So thank the heavens above for Bohemian Rhapsody.
This new biopic release by 20th Century Fox relives the formation and rise of the seminal British rock band Queen, primarily focusing on its frontman, Freddie Mercury.
And rightly so. Freddie Mercury was one of the most enigmatic singers in the modern era, combining a unique and powerful four-octave vocal range with a stage presence that demands the title of Legend.
The film faithfully recreates the backstory of the band, of Freddie’s shame of his Zanzibar roots, of breaking through race issues and discrimination via unquestionable talent and a fearless determination.
The director, Bryan Singer, shines a bright light on the undeniable brilliance of a band who were hell-bent on never being defined.

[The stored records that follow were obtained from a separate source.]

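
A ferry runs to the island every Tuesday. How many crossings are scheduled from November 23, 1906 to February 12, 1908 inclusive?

64 Tuesdays

November 23, 1906 is a Friday.
That's 447 days from start to end, counting both.
447 = 7 × 63 + 6, so there are 63 full weeks plus 6 extra days.
Each full week contributes one Tuesday: 63 so far.
The 6 extra days are Friday, Saturday, Sunday, Monday, Tuesday, Wednesday — 1 of them qualifies.
Total: 63 + 1 = 64.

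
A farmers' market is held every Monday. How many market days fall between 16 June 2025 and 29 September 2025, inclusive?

16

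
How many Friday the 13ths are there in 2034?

2

The 13th falls on a Friday when the month's 13th has weekday Fri.
Jan 13 is Fri ✓; Feb 13 is Mon; Mar 13 is Mon; Apr 13 is Thu; May 13 is Sat; Jun 13 is Tue; Jul 13 is Thu; Aug 13 is Sun; Sep 13 is Wed; Oct 13 is Fri ✓; Nov 13 is Mon; Dec 13 is Wed.
Friday the 13ths: Jan, Oct.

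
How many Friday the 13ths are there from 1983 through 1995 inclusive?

23

Friday-the-13ths by year:
1983: May
1984: Jan, Apr, Jul
1985: Sep, Dec
1986: Jun
1987: Feb, Mar, Nov
1988: May
1989: Jan, Oct
1990: Apr, Jul
1991: Sep, Dec
1992: Mar, Nov
1993: Aug
1994: May
1995: Jan, Oct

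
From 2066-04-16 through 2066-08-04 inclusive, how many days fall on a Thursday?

15

2066-04-16 is a Friday.
The range spans 111 days (inclusive of both endpoints).
111 = 7 × 15 + 6, so there are 15 full weeks plus 6 extra days.
Each full week contributes one Thursday: 15 so far.
The 6 extra days are Friday, Saturday, Sunday, Monday, Tuesday, Wednesday — none qualify.
Total: 15 + 0 = 15.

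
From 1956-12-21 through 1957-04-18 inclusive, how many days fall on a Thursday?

17

1956-12-21 is a Friday.
The range spans 119 days (inclusive of both endpoints).
119 = 7 × 17, so the span is exactly 17 full weeks.
Each full week contributes one Thursday: 17 so far.
Total: 17.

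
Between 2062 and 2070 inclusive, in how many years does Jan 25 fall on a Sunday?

1

Day of week of January 25 in each year:
2062: Wed, 2063: Thu, 2064: Fri, 2065: Sun ✓, 2066: Mon, 2067: Tue, 2068: Wed, 2069: Fri, 2070: Sat
Sundays: 2065.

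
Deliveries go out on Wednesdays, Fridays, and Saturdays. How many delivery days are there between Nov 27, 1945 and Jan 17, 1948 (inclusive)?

336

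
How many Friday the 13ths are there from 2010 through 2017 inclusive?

Friday-the-13ths by year:
2010: Aug
2011: May
2012: Jan, Apr, Jul
2013: Sep, Dec
2014: Jun
2015: Feb, Mar, Nov
2016: May
2017: Jan, Oct

14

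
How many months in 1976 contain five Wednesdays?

A month has five Wednesdays exactly when Wednesday falls within its first (length − 28) days.
Jan: 31 days, starts Thu → 5 of Thu, Fri, Sat
Feb: 29 days, starts Sun → 5 of Sun
Mar: 31 days, starts Mon → 5 of Mon, Tue, Wed ✓
Apr: 30 days, starts Thu → 5 of Thu, Fri
May: 31 days, starts Sat → 5 of Sat, Sun, Mon
Jun: 30 days, starts Tue → 5 of Tue, Wed ✓
Jul: 31 days, starts Thu → 5 of Thu, Fri, Sat
Aug: 31 days, starts Sun → 5 of Sun, Mon, Tue
Sep: 30 days, starts Wed → 5 of Wed, Thu ✓
Oct: 31 days, starts Fri → 5 of Fri, Sat, Sun
Nov: 30 days, starts Mon → 5 of Mon, Tue
Dec: 31 days, starts Wed → 5 of Wed, Thu, Fri ✓
Months with five Wednesdays: Mar, Jun, Sep, Dec.

4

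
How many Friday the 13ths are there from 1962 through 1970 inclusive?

Friday-the-13ths by year:
1962: Apr, Jul
1963: Sep, Dec
1964: Mar, Nov
1965: Aug
1966: May
1967: Jan, Oct
1968: Sep, Dec
1969: Jun
1970: Feb, Mar, Nov

16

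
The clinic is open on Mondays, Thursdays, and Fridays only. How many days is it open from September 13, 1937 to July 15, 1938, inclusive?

September 13, 1937 is a Monday.
That's 306 days from start to end, counting both.
306 = 7 × 43 + 5, so there are 43 full weeks plus 5 extra days.
Each full week contributes 3 days from the set (Mon, Thu, Fri): 43 × 3 = 129.
The 5 extra days are Mon, Tue, Wed, Thu, Fri — 3 of them qualify.
Total: 129 + 3 = 132.

132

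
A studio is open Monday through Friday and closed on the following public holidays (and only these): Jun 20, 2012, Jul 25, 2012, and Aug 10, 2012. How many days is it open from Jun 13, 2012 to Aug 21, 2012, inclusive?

Jun 13, 2012 is a Wednesday.
The range spans 70 days (inclusive of both endpoints).
70 = 7 × 10, so the span is exactly 10 full weeks.
Each full week contributes 5 weekdays (Mon–Fri): 10 × 5 = 50.
Holidays: Jun 20, 2012 (Wed); Jul 25, 2012 (Wed); Aug 10, 2012 (Fri).
All 3 holidays fall on weekdays, so subtract 3.
Business days: 50 − 3 = 47.

47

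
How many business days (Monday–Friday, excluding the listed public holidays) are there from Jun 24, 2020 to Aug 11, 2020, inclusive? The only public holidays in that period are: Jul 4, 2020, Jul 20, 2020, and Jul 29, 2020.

Jun 24, 2020 is a Wednesday.
That's 49 days from start to end, counting both.
49 = 7 × 7, so the span is exactly 7 full weeks.
Each full week contributes 5 weekdays (Mon–Fri): 7 × 5 = 35.
Total: 35.
Holidays: Jul 4, 2020 (Sat); Jul 20, 2020 (Mon); Jul 29, 2020 (Wed).
2 of the 3 holidays fall on weekdays; the rest are weekends and were already excluded.
Business days: 35 − 2 = 33.

33 business days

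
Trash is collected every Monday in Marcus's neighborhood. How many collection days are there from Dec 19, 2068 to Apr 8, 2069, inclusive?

Dec 19, 2068 is a Wednesday.
The range spans 111 days (inclusive of both endpoints).
111 = 7 × 15 + 6, so there are 15 full weeks plus 6 extra days.
Each full week contributes one Monday: 15 so far.
The 6 extra days are Wednesday, Thursday, Friday, Saturday, Sunday, Monday — 1 of them qualifies.
Total: 15 + 1 = 16.

16 Mondays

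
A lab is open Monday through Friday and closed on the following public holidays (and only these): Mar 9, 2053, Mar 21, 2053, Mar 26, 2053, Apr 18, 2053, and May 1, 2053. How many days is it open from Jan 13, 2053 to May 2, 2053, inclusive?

Jan 13, 2053 is a Monday.
From Jan 13, 2053 to May 2, 2053 is 110 days inclusive.
110 = 7 × 15 + 5, so there are 15 full weeks plus 5 extra days.
Each full week contributes 5 weekdays (Mon–Fri): 15 × 5 = 75.
The 5 extra days are Monday, Tuesday, Wednesday, Thursday, Friday — 5 of them qualify.
Total: 75 + 5 = 80.
Holidays: Mar 9, 2053 (Sun); Mar 21, 2053 (Fri); Mar 26, 2053 (Wed); Apr 18, 2053 (Fri); May 1, 2053 (Thu).
4 of the 5 holidays fall on weekdays; the rest are weekends and were already excluded.
Business days: 80 − 4 = 76.

76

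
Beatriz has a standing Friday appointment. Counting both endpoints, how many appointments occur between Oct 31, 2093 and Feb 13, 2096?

Oct 31, 2093 is a Saturday.
The range spans 836 days (inclusive of both endpoints).
836 = 7 × 119 + 3, so there are 119 full weeks plus 3 extra days.
Each full week contributes one Friday: 119 so far.
The 3 extra days are Saturday, Sunday, Monday — none qualify.
Total: 119 + 0 = 119.

119 Fridays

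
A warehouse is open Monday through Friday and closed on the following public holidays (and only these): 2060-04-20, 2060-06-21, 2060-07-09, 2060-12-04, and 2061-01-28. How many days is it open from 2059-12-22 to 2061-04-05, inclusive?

2059-12-22 is a Monday.
From 2059-12-22 to 2061-04-05 is 471 days inclusive.
471 = 7 × 67 + 2, so there are 67 full weeks plus 2 extra days.
Each full week contributes 5 weekdays (Mon–Fri): 67 × 5 = 335.
The 2 extra days are Monday, Tuesday — 2 of them qualify.
Total: 335 + 2 = 337.
Holidays: 2060-04-20 (Tue); 2060-06-21 (Mon); 2060-07-09 (Fri); 2060-12-04 (Sat); 2061-01-28 (Fri).
4 of the 5 holidays fall on weekdays; the rest are weekends and were already excluded.
Business days: 337 − 4 = 333.

333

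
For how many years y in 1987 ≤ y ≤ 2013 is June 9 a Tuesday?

4

Day of week of June 9 in each year:
1987: Tue ✓, 1988: Thu, 1989: Fri, 1990: Sat, 1991: Sun, 1992: Tue ✓, 1993: Wed, 1994: Thu, 1995: Fri, 1996: Sun, 1997: Mon, 1998: Tue ✓, 1999: Wed, 2000: Fri, 2001: Sat, 2002: Sun, 2003: Mon, 2004: Wed, 2005: Thu, 2006: Fri, 2007: Sat, 2008: Mon, 2009: Tue ✓, 2010: Wed, 2011: Thu, 2012: Sat, 2013: Sun
Tuesdays: 1987, 1992, 1998, 2009.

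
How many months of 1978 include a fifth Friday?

A month has five Fridays exactly when Friday falls within its first (length − 28) days.
Jan: 31 days, starts Sun → 5 of Sun, Mon, Tue
Feb: 28 days, starts Wed → 5 of (none)
Mar: 31 days, starts Wed → 5 of Wed, Thu, Fri ✓
Apr: 30 days, starts Sat → 5 of Sat, Sun
May: 31 days, starts Mon → 5 of Mon, Tue, Wed
Jun: 30 days, starts Thu → 5 of Thu, Fri ✓
Jul: 31 days, starts Sat → 5 of Sat, Sun, Mon
Aug: 31 days, starts Tue → 5 of Tue, Wed, Thu
Sep: 30 days, starts Fri → 5 of Fri, Sat ✓
Oct: 31 days, starts Sun → 5 of Sun, Mon, Tue
Nov: 30 days, starts Wed → 5 of Wed, Thu
Dec: 31 days, starts Fri → 5 of Fri, Sat, Sun ✓
Months with five Fridays: Mar, Jun, Sep, Dec.

4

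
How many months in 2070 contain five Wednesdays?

5

A month has five Wednesdays exactly when Wednesday falls within its first (length − 28) days.
Jan: 31 days, starts Wed → 5 of Wed, Thu, Fri ✓
Feb: 28 days, starts Sat → 5 of (none)
Mar: 31 days, starts Sat → 5 of Sat, Sun, Mon
Apr: 30 days, starts Tue → 5 of Tue, Wed ✓
May: 31 days, starts Thu → 5 of Thu, Fri, Sat
Jun: 30 days, starts Sun → 5 of Sun, Mon
Jul: 31 days, starts Tue → 5 of Tue, Wed, Thu ✓
Aug: 31 days, starts Fri → 5 of Fri, Sat, Sun
Sep: 30 days, starts Mon → 5 of Mon, Tue
Oct: 31 days, starts Wed → 5 of Wed, Thu, Fri ✓
Nov: 30 days, starts Sat → 5 of Sat, Sun
Dec: 31 days, starts Mon → 5 of Mon, Tue, Wed ✓
Months with five Wednesdays: Jan, Apr, Jul, Oct, Dec.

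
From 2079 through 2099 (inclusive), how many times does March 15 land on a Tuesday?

Day of week of March 15 in each year:
2079: Wed, 2080: Fri, 2081: Sat, 2082: Sun, 2083: Mon, 2084: Wed, 2085: Thu, 2086: Fri, 2087: Sat, 2088: Mon, 2089: Tue ✓, 2090: Wed, 2091: Thu, 2092: Sat, 2093: Sun, 2094: Mon, 2095: Tue ✓, 2096: Thu, 2097: Fri, 2098: Sat, 2099: Sun
Tuesdays: 2089, 2095.

2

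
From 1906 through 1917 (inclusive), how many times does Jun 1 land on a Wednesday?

1

Day of week of June 1 in each year:
1906: Fri, 1907: Sat, 1908: Mon, 1909: Tue, 1910: Wed ✓, 1911: Thu, 1912: Sat, 1913: Sun, 1914: Mon, 1915: Tue, 1916: Thu, 1917: Fri
Wednesdays: 1910.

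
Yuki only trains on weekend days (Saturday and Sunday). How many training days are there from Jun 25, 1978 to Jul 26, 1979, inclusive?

113

Jun 25, 1978 is a Sunday.
The range spans 397 days (inclusive of both endpoints).
397 = 7 × 56 + 5, so there are 56 full weeks plus 5 extra days.
Each full week contributes 2 weekend days (Sat, Sun): 56 × 2 = 112.
The 5 extra days are Sunday, Monday, Tuesday, Wednesday, Thursday — 1 of them qualifies.
Total: 112 + 1 = 113.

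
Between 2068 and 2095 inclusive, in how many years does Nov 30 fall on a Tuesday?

Day of week of November 30 in each year:
2068: Fri, 2069: Sat, 2070: Sun, 2071: Mon, 2072: Wed, 2073: Thu, 2074: Fri, 2075: Sat, 2076: Mon, 2077: Tue ✓, 2078: Wed, 2079: Thu, 2080: Sat, 2081: Sun, 2082: Mon, 2083: Tue ✓, 2084: Thu, 2085: Fri, 2086: Sat, 2087: Sun, 2088: Tue ✓, 2089: Wed, 2090: Thu, 2091: Fri, 2092: Sun, 2093: Mon, 2094: Tue ✓, 2095: Wed
Tuesdays: 2077, 2083, 2088, 2094.

4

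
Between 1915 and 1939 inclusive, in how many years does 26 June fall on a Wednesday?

Day of week of June 26 in each year:
1915: Sat, 1916: Mon, 1917: Tue, 1918: Wed ✓, 1919: Thu, 1920: Sat, 1921: Sun, 1922: Mon, 1923: Tue, 1924: Thu, 1925: Fri, 1926: Sat, 1927: Sun, 1928: Tue, 1929: Wed ✓, 1930: Thu, 1931: Fri, 1932: Sun, 1933: Mon, 1934: Tue, 1935: Wed ✓, 1936: Fri, 1937: Sat, 1938: Sun, 1939: Mon
Wednesdays: 1918, 1929, 1935.

3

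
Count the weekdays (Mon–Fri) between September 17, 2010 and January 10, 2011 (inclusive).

82 weekdays

September 17, 2010 is a Friday.
The range spans 116 days (inclusive of both endpoints).
116 = 7 × 16 + 4, so there are 16 full weeks plus 4 extra days.
Each full week contributes 5 weekdays (Mon–Fri): 16 × 5 = 80.
The 4 extra days are Fri, Sat, Sun, Mon — 2 of them qualify.
Total: 80 + 2 = 82.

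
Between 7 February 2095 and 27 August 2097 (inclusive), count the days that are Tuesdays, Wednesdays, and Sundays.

7 February 2095 is a Monday.
The range spans 933 days (inclusive of both endpoints).
933 = 7 × 133 + 2, so there are 133 full weeks plus 2 extra days.
Each full week contributes 3 days from the set (Tue, Wed, Sun): 133 × 3 = 399.
The 2 extra days are Monday, Tuesday — 1 of them qualifies.
Total: 399 + 1 = 400.

400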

Their music broke genres, crossed seemingly uncommercial and career-suicide territories, and came out unscathed as both the fans’ and record company’s favourites with a stream of hits including Bohemian Rhapsody, We Are The Champions and Somebody To Love.
The film most importantly captures the band at its most critical, the sheer power of their sensational live performance, culminating in their celebrated set at Live Aid in 1985. I can’t remember another film in recent times that has spontaneously induced such as stream of spine-tingling moments.
Band members Brian May and Roger Taylor were heavily involved in the production, and you get a strong sense of the need to honour Mercury throughout. Sadly, as a result, it does leave out half the story, an essential part of the man and his infamous decadence, private parties and sexual promiscuity. All without which Freddie would simply not have been Freddie. It maketh the man.
It does make efforts to describe the struggle with his homosexual orientation in a less-than-tolerant 1970s, but skirts his ultra-flamboyant behaviour once he had laid his demons to rest and the flood gates were open on the gay party scene, and a controlling personal manager who isolated Freddie from his band and loved ones into a lonely, out-of-control character. This unchartered chapter by the film was significant, as it tragically lead to his death in 1991 of AIDS related pneumonia.
Ultimately, this film is an unapologetic celebration of the most unique and talented of performers. Freddie Mercury lies in the canon of legendary male musical visionaries of the likes of David Bowie and Prince.
Freddie once sang, “Who wants to live forever?” Regardless of want, Freddie Mercury will.